Former Georgia volleyball star and current Emory head coach Jenny McDowell has been named the recipient of the 2016 Bill Hartman Award, an honor awarded each year to a former Georgia athlete who displayed excellence in their profession or service to other 20 or more years after graduation.
“I can’t begin to express my sincere gratitude for being selected for this prestigious award that is named after a man who had a deep love for the University of Georgia,” McDowell said. “Bill’s contributions and devotion to UGA are well documented and celebrated, as is the impact that he had on his country, community and business world. The life he lived embodies what it means to be a Bulldog, and to be included with a long line of distinguished UGA grads who have been recognized for this honor is certainly humbling and something that I will always treasure.”

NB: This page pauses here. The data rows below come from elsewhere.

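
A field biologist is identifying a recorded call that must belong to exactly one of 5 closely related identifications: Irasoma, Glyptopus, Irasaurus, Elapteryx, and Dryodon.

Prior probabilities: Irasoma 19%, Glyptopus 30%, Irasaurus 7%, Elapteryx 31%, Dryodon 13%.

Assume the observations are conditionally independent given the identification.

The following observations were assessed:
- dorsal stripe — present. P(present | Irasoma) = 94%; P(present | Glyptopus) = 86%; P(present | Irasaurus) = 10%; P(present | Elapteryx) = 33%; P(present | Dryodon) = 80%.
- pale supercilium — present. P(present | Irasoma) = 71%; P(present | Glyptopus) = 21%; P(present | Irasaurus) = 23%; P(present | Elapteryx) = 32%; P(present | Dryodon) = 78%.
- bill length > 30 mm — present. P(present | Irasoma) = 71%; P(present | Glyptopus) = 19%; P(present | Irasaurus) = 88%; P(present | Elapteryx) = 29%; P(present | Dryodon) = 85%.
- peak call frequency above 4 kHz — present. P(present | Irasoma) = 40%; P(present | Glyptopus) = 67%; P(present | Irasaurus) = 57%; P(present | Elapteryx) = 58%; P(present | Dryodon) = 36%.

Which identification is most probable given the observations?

Multiply each prior by the joint likelihood of the evidence pattern:
  Irasoma: 0.19 × 0.94 × 0.71 × 0.71 × 0.40 = 0.036013
  Glyptopus: 0.30 × 0.86 × 0.21 × 0.19 × 0.67 = 0.0068971
  Irasaurus: 0.07 × 0.10 × 0.23 × 0.88 × 0.57 = 0.00080758
  Elapteryx: 0.31 × 0.33 × 0.32 × 0.29 × 0.58 = 0.0055062
  Dryodon: 0.13 × 0.80 × 0.78 × 0.85 × 0.36 = 0.024823
Normalizing constant Z = 0.036013 + 0.0068971 + 0.00080758 + 0.0055062 + 0.024823 = 0.074047.
P(Irasoma | evidence) ≈ 0.036013 / 0.074047 ≈ 0.486
P(Glyptopus | evidence) ≈ 0.0068971 / 0.074047 ≈ 0.093
P(Irasaurus | evidence) ≈ 0.00080758 / 0.074047 ≈ 0.011
P(Elapteryx | evidence) ≈ 0.0055062 / 0.074047 ≈ 0.074
P(Dryodon | evidence) ≈ 0.024823 / 0.074047 ≈ 0.335
The largest is 0.486, so Irasoma is most probable.

Irasoma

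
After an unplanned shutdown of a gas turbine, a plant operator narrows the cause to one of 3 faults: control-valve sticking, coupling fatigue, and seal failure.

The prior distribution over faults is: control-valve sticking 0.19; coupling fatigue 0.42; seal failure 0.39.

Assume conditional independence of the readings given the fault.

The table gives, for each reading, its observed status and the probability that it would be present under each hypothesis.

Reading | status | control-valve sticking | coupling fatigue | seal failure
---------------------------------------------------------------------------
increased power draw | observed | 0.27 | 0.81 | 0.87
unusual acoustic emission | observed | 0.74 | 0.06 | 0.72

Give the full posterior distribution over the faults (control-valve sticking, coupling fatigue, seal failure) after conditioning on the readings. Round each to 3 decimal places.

0.125, 0.067, 0.807

Multiply each prior by the joint likelihood of the reading pattern:
  control-valve sticking: 0.19 × 0.27 × 0.74 = 0.037962
  coupling fatigue: 0.42 × 0.81 × 0.06 = 0.020412
  seal failure: 0.39 × 0.87 × 0.72 = 0.2443
The unnormalized weights sum to 0.30267.
P(control-valve sticking | evidence) = 0.037962 / 0.30267 ≈ 0.125
P(coupling fatigue | evidence) = 0.020412 / 0.30267 ≈ 0.067
P(seal failure | evidence) = 0.2443 / 0.30267 ≈ 0.807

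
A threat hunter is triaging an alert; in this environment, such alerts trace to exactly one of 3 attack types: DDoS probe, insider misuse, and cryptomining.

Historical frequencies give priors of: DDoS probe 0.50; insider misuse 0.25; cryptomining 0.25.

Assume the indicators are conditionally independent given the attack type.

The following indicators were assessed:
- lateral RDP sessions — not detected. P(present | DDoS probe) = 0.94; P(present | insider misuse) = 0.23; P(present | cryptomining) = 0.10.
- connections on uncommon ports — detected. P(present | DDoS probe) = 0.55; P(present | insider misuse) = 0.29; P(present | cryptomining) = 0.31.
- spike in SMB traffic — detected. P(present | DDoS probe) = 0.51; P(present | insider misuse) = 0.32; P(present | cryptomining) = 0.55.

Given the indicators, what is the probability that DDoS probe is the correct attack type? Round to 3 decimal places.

For each hypothesis, the unnormalized posterior weight is prior × product of the indicator likelihoods (using 1 − P(present | H) for each absent indicator):
  DDoS probe: 0.50 × (1 − 0.94) × 0.55 × 0.51 = 0.008415
  insider misuse: 0.25 × (1 − 0.23) × 0.29 × 0.32 = 0.017864
  cryptomining: 0.25 × (1 − 0.10) × 0.31 × 0.55 = 0.038363
The unnormalized weights sum to 0.064642.
P(DDoS probe | evidence) = 0.008415 / 0.064642 ≈ 0.130.

0.130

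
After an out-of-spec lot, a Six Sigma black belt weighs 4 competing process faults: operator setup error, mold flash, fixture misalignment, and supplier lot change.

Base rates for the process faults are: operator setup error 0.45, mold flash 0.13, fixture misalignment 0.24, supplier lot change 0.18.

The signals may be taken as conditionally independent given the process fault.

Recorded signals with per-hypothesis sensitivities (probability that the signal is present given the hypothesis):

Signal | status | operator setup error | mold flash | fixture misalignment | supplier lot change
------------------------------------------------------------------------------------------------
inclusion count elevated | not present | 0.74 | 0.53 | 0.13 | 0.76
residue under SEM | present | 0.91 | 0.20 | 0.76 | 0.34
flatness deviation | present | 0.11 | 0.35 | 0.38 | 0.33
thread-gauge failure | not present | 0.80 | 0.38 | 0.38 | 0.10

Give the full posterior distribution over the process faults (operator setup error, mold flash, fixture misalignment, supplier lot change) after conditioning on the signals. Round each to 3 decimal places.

By Bayes' rule with conditional independence, the unnormalized weight for each hypothesis is prior × ∏ likelihoods (using 1 − P(present | H) for each absent signal):
  operator setup error: 0.45 × (1 − 0.74) × 0.91 × 0.11 × (1 − 0.80) = 0.0023423
  mold flash: 0.13 × (1 − 0.53) × 0.20 × 0.35 × (1 − 0.38) = 0.0026517
  fixture misalignment: 0.24 × (1 − 0.13) × 0.76 × 0.38 × (1 − 0.38) = 0.037387
  supplier lot change: 0.18 × (1 − 0.76) × 0.34 × 0.33 × (1 − 0.10) = 0.0043623
Marginal likelihood of the evidence = 0.046743.
P(operator setup error | evidence) = 0.0023423 / 0.046743 ≈ 0.050
P(mold flash | evidence) = 0.0026517 / 0.046743 ≈ 0.057
P(fixture misalignment | evidence) = 0.037387 / 0.046743 ≈ 0.800
P(supplier lot change | evidence) = 0.0043623 / 0.046743 ≈ 0.093

0.050, 0.057, 0.800, 0.093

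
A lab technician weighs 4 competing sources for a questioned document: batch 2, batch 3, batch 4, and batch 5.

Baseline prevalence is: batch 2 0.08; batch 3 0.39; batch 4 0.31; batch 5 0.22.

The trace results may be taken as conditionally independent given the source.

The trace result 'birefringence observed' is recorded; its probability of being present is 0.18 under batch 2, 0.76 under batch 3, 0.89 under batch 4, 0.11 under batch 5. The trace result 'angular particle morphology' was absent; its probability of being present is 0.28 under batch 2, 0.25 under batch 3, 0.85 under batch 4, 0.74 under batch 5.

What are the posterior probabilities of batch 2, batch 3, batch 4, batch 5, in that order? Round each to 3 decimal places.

For each hypothesis, the unnormalized posterior weight is prior × product of the trace result likelihoods (using 1 − P(present | H) for each absent trace result):
  batch 2: 0.08 × 0.18 × (1 − 0.28) = 0.010368
  batch 3: 0.39 × 0.76 × (1 − 0.25) = 0.2223
  batch 4: 0.31 × 0.89 × (1 − 0.85) = 0.041385
  batch 5: 0.22 × 0.11 × (1 − 0.74) = 0.006292
Normalizing constant Z = 0.010368 + 0.2223 + 0.041385 + 0.006292 = 0.28035.
P(batch 2 | evidence) = 0.010368 / 0.28035 ≈ 0.037
P(batch 3 | evidence) = 0.2223 / 0.28035 ≈ 0.793
P(batch 4 | evidence) = 0.041385 / 0.28035 ≈ 0.148
P(batch 5 | evidence) = 0.006292 / 0.28035 ≈ 0.022

0.037, 0.793, 0.148, 0.022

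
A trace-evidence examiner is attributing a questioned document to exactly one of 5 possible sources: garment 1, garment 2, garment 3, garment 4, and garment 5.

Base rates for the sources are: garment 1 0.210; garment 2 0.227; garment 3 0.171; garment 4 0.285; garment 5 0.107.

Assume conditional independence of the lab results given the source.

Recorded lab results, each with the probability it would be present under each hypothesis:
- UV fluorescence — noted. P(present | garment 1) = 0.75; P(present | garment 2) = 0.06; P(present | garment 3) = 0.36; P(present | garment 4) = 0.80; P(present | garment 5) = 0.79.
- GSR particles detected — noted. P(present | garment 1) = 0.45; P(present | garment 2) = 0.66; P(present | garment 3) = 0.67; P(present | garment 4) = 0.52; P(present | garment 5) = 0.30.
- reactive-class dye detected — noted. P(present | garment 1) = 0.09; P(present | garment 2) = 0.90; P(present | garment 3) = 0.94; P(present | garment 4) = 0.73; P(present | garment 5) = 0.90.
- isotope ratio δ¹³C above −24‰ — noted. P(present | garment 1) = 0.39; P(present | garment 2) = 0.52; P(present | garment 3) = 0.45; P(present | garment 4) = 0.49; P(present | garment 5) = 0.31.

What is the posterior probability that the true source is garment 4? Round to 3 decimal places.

0.576

By Bayes' rule with conditional independence, the unnormalized weight for each hypothesis is prior × ∏ likelihoods:
  garment 1: 0.210 × 0.75 × 0.45 × 0.09 × 0.39 = 0.0024877
  garment 2: 0.227 × 0.06 × 0.66 × 0.90 × 0.52 = 0.0042069
  garment 3: 0.171 × 0.36 × 0.67 × 0.94 × 0.45 = 0.017447
  garment 4: 0.285 × 0.80 × 0.52 × 0.73 × 0.49 = 0.042409
  garment 5: 0.107 × 0.79 × 0.30 × 0.90 × 0.31 = 0.0070752
Normalizing constant Z = 0.0024877 + 0.0042069 + 0.017447 + 0.042409 + 0.0070752 = 0.073625.
P(garment 4 | evidence) = 0.042409 / 0.073625 ≈ 0.576.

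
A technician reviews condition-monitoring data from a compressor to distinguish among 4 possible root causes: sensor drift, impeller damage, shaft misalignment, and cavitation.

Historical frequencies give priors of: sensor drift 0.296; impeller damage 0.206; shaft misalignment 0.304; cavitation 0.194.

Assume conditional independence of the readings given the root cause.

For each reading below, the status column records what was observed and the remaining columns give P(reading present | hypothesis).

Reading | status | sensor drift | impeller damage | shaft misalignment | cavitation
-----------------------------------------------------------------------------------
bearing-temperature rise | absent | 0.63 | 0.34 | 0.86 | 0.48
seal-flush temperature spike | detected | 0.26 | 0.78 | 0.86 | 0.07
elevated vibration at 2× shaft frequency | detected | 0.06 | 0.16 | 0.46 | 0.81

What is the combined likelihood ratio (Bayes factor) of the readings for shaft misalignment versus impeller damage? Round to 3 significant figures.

Joint likelihood of the reading pattern under each hypothesis (using 1 − P(present | H) for each absent reading):
  shaft misalignment: (1 − 0.86) × 0.86 × 0.46 = 0.055384
  impeller damage: (1 − 0.34) × 0.78 × 0.16 = 0.082368
Bayes factor = 0.055384 / 0.082368 ≈ 0.672

0.672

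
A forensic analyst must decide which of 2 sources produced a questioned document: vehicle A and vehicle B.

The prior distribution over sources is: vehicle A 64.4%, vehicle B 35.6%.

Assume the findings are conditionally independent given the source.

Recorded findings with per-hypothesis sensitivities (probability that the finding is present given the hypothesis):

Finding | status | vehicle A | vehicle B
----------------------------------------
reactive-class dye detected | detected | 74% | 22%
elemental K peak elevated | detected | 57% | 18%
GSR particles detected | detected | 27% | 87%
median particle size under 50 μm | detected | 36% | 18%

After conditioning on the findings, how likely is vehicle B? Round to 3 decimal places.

Multiply each prior by the joint likelihood of the evidence pattern:
  vehicle A: 0.644 × 0.74 × 0.57 × 0.27 × 0.36 = 0.026403
  vehicle B: 0.356 × 0.22 × 0.18 × 0.87 × 0.18 = 0.0022077
The unnormalized weights sum to 0.028611.
P(vehicle B | evidence) = 0.0022077 / 0.028611 ≈ 0.077.

0.077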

McDowell played as a setter for the Bulldogs from 1985 until her graduation in 1989. In that span, she led Georgia to back-to-back conference titles in 1985 and 1986. She was named to the All-SEC team and was Georgia first-ever AVCA All-Southeast Region selection 1986 and was given the distinction again in 1987. She has the sixth-most assists ever for an SEC setter, and is the only Georgia volleyball player to have her jersey retired.
After graduating McDowell began her coaching career as a Georgia assistant and helped guide the team to five consecutive NCAA tournament appearances. She was hired as head coach at Emory in 1996, where she has continued her tourney streak, never missing a D-III NCAA tournament in her 20 years as coach. Under her guidance, Emory won the 2008 NCAA Championship. She currently holds a 652-147 career record, which gives her the sixth-highest win percentage all-time among D-III coaches.
McDowell will be recognized for her accomplishment Nov. 26 at the Georgia Tech football game.
The Hartman Award has been presented since 1992. Past winners include quarterback Fran Tarkenton (1992), August National chairman Billy Payne (1992), former tennis coach Dan McGill (1994), Olympic gold medalist Teresa Edwards (2010), Georgia swimming coach Jack Bauerle (2011) and broadcaster Ernie Johnson Jr. (2015).